The Telegraph was typical. When H.H. Grahame set up offices in Burketown on the corner of Musgrave and Burke Sts in 1896, it catered for a prosperous pastoral industry and port.
But when Burketown went into decline, so did the Telegraph and it soon went under.
A more longer lasting publication was the Cloncurry Advocate which was established in 1888.
An Englishman W. S. Wilmer, who was a commission agent and long-term secretary of Cloncurry Race Club began the newspaper in Scarr St in 1889 when Cloncurry was the centre of a rapidly expanding copper and gold field.
Wilmer sold out to Normanton man Richard Charles Hensley who edited the paper himself.
The Advocate ran into competition in 1910 when the Mining News started but that didn’t last long, selling out to Hensley two years later.
Another paper started up in Cloncurry in the 1920s.
Real estate agent and Club Hotel owner Douglas McGillivray started the Cloncurry News and Mount Isa Record from premises in Ramsay St with the unusual motto “Peace if possible but news at any rate”.
Peace was rarely possible between the two papers though the Advocate outsold its rival by almost two to one, and like the Mining News before it, the Cloncurry News sold out to the Advocate by the end of the decade.
The first edition of the the Cloncurry Advocate digitised by Trove is from January 10, 1931 and it has front page ads for the Leichhardt Hotel which was “electronically lit throughout” while mail contractor and general carter Jim Douglas announced he was doing all his work with a “new REO motor lorry” and when you wanted him all you had to do was “ring up number 91”.
As the mining field in Mount Isa gradually overshadowed Cloncurry, the Advocate encompassed the new area.
On December 11, 1937 the Advocate announced the mines at Mount Isa were “producing metal on a large scale with no sign of its production diminishing. A profit, the first since the commencement of production was announced of £70,000 odd.”

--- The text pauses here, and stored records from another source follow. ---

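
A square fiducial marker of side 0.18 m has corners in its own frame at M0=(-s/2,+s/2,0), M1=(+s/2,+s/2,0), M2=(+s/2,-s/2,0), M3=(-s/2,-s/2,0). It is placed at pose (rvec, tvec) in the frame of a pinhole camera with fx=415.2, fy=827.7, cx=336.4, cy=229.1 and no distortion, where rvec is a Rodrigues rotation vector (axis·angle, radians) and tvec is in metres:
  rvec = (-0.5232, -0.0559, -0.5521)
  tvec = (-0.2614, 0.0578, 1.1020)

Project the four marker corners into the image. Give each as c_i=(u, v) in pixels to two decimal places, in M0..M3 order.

Intrinsics K: fx=415.2, fy=827.7, cx=336.4, cy=229.1
Marker side s = 0.18 m; corners in marker frame (Z=0):
  M0 = (-0.0900, +0.0900, 0)
  M1 = (+0.0900, +0.0900, 0)
  M2 = (+0.0900, -0.0900, 0)
  M3 = (-0.0900, -0.0900, 0)
rvec = (-0.5232, -0.0559, -0.5521), |rvec| = θ = 0.76268 rad = 43.698°
Rodrigues: sinθ=0.69086, 1−cosθ=0.27701; R = I + sinθ·[k]× + (1−cosθ)·[k]×²:
    [+0.85335 +0.51404 +0.08693]
    [-0.48618 +0.72448 +0.48863]
    [+0.18820 -0.45924 +0.86815]
t = (-0.2614, 0.0578, 1.1020) m
M0: Pc = R·M0+t = (-0.29194, +0.16676, +1.04373); u = 415.2·(-0.29194)/1.04373 + 336.4 = 220.2660, v = 827.7·(+0.16676)/1.04373 + 229.1 = 361.3436
M1: Pc = R·M1+t = (-0.13833, +0.07925, +1.07761); u = 415.2·(-0.13833)/1.07761 + 336.4 = 283.0998, v = 827.7·(+0.07925)/1.07761 + 229.1 = 289.9685
M2: Pc = R·M2+t = (-0.23086, -0.05116, +1.16027); u = 415.2·(-0.23086)/1.16027 + 336.4 = 253.7865, v = 827.7·(-0.05116)/1.16027 + 229.1 = 192.6045
M3: Pc = R·M3+t = (-0.38447, +0.03635, +1.12639); u = 415.2·(-0.38447)/1.12639 + 336.4 = 194.6823, v = 827.7·(+0.03635)/1.12639 + 229.1 = 255.8135

c0=(220.27, 361.34) c1=(283.10, 289.97) c2=(253.79, 192.60) c3=(194.68, 255.81)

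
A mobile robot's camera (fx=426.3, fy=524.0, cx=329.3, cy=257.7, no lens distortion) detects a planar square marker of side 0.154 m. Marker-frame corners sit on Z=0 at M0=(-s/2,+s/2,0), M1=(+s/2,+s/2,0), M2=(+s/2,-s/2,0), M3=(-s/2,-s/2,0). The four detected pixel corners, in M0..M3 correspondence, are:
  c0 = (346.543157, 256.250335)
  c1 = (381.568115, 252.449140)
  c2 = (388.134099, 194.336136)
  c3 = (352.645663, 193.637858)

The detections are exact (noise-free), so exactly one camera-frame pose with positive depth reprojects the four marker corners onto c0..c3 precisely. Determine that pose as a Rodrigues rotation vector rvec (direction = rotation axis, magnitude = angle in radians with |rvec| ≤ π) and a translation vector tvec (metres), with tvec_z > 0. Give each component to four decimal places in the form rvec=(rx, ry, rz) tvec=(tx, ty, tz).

Intrinsics K: fx=426.3, fy=524.0, cx=329.3, cy=257.7
Marker side s = 0.154 m; corners in marker frame (Z=0):
  M0 = (-0.0770, +0.0770, 0)
  M1 = (+0.0770, +0.0770, 0)
  M2 = (+0.0770, -0.0770, 0)
  M3 = (-0.0770, -0.0770, 0)
Detected image corners:
  c0 = (346.543157, 256.250335) px
  c1 = (381.568115, 252.449140) px
  c2 = (388.134099, 194.336136) px
  c3 = (352.645663, 193.637858) px
Planar DLT: solve 8×8 A·h = b for H (H[2,2]=1):
  H  [+408.30025 +22.38664 +367.84359]
  H  [+99.23246 +430.22507 +224.54152]
  H  [+0.48848 +0.17312 +1.00000]
B = K⁻¹H; ‖b₁‖=0.760339, ‖b₂‖=0.760339; λ = 2/(‖b₁‖+‖b₂‖) = 1.315203, sign → tz>0 ⇒ λ=+1.315203
r₁ = λ·B[:,0] = (+0.76340,-0.06689,+0.64245); r₂ = λ·B[:,1] = (-0.10682,+0.96786,+0.22769)
r₃ = r₁×r₂ = (-0.63703,-0.24245,+0.73172); SVD([r₁ r₂ r₃]) → R = UVᵀ:
  R  [+0.76340 -0.10682 -0.63703]
  R  [-0.06689 +0.96786 -0.24245]
  R  [+0.64245 +0.22769 +0.73172]
t = (+0.11891, -0.08323, +1.31520) m
tr R = 2.462981; θ = arccos((tr R − 1)/2) = 0.750291 rad = 42.988°
axis k = ((R−Rᵀ)₃₂, (R−Rᵀ)₁₃, (R−Rᵀ)₂₁) / (2 sinθ) = (+0.344750, -0.938238, +0.029281)
rvec = θ·k = (+0.258663, -0.703951, +0.021969)

rvec=(0.2587, -0.7040, 0.0220) tvec=(0.1189, -0.0832, 1.3152)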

The Advocate continued to cover the Isa until it was usurped by a newcomer called the Mount Isa Mail.
On December 1, 1953 the Advocate announced this was its final edition as a separate paper.
“In future the paper will be merged with the Mount Isa Mail and will appear twice weekly on Wednesdays and Fridays serving the whole of north western Queensland,” the Advocate said.
“Friday’s paper will contain acceptances of race meetings in Brisbane, Sydney and Melbourne while Wednesday’s paper will carry camera shots of all race finishes in Sydney. There will be a crossword puzzle, Wally the Major, Canberra Diary, book reviews, motor notes and other features.”
The Mail was initially printed in Darwin for Northern Territory News Services and flown in to Mount Isa.
The Advocate’s press and two Linotype machines were eventually transported to the Mail’s new quarters in Gardenia St on the mine side of the Barkly Hwy.
In 1959 the paper moved to new premises on West St formerly occupied by the Community Fruit Mart.
Then owned by a brash young Rupert Murdoch it was finally usurped in 1966 by the even younger North West Star.